The following table summarizes rotation behavior for the common screen orientations:

Screen Orientation Behavior
unspecified, user In auto-rotate and rotation lock the Activity can be rendered in portrait or landscape (and the reverse). Expect to support both portrait and landscape layouts.
userLandscape In auto-rotate and rotation lock the Activity can be rendered in either landscape or reverse landscape. Expect to support only landscape layouts.
userPortrait In auto-rotate and rotation lock the Activity can be rendered in either portrait or reverse portrait. Expect to support only portrait layouts.
fullUser In auto-rotate and rotation lock the Activity can be rendered in portrait or landscape (and the reverse). Expect to support both portrait and landscape layouts.

Rotation lock users will be given the option to lock to reverse portrait, often 180º.
sensor, fullSensor, sensorPortrait, sensorLandscape The rotation lock mode preference is ignored and is treated as if auto-rotate is active. Only use this in exceptional circumstances with very careful UX consideration.

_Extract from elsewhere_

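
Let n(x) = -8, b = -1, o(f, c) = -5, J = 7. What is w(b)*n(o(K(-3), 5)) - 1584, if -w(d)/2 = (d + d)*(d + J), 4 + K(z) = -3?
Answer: -1776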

Apache HTTP client deprecation affects apps with non-standard ClassLoader

With Android 6.0, we removed support for the Apache HTTP client. This change has no effect on the great majority of apps that do not target Android 9 or higher. However, the change can affect certain apps that use a nonstandard ClassLoader structure, even if the apps do not target Android 9 or higher.

An app can be affected if it uses a non-standard ClassLoader that explicitly delegates to the system ClassLoader. These apps need to delegate to the app ClassLoader instead when looking for classes in org.apache.http.*. If they delegate to the system ClassLoader, the apps will fail on Android 9 or higher with a NoClassDefFoundError, because those classes are no longer known to the system ClassLoader. To prevent similar problems in the future, apps should in general load classes through the app ClassLoader rather than accessing the system ClassLoader directly.

Enumerating cameras

Apps running on Android 9 devices can discover every available camera by calling getCameraIdList(). An app should not assume that the device has only a single back camera or only a single front camera.

For example, if your app has a button to switch between the front and back cameras, there may be more than one front or back camera to choose from. You should walk the camera list, examine each camera's characteristics, and decide which cameras to expose to the user.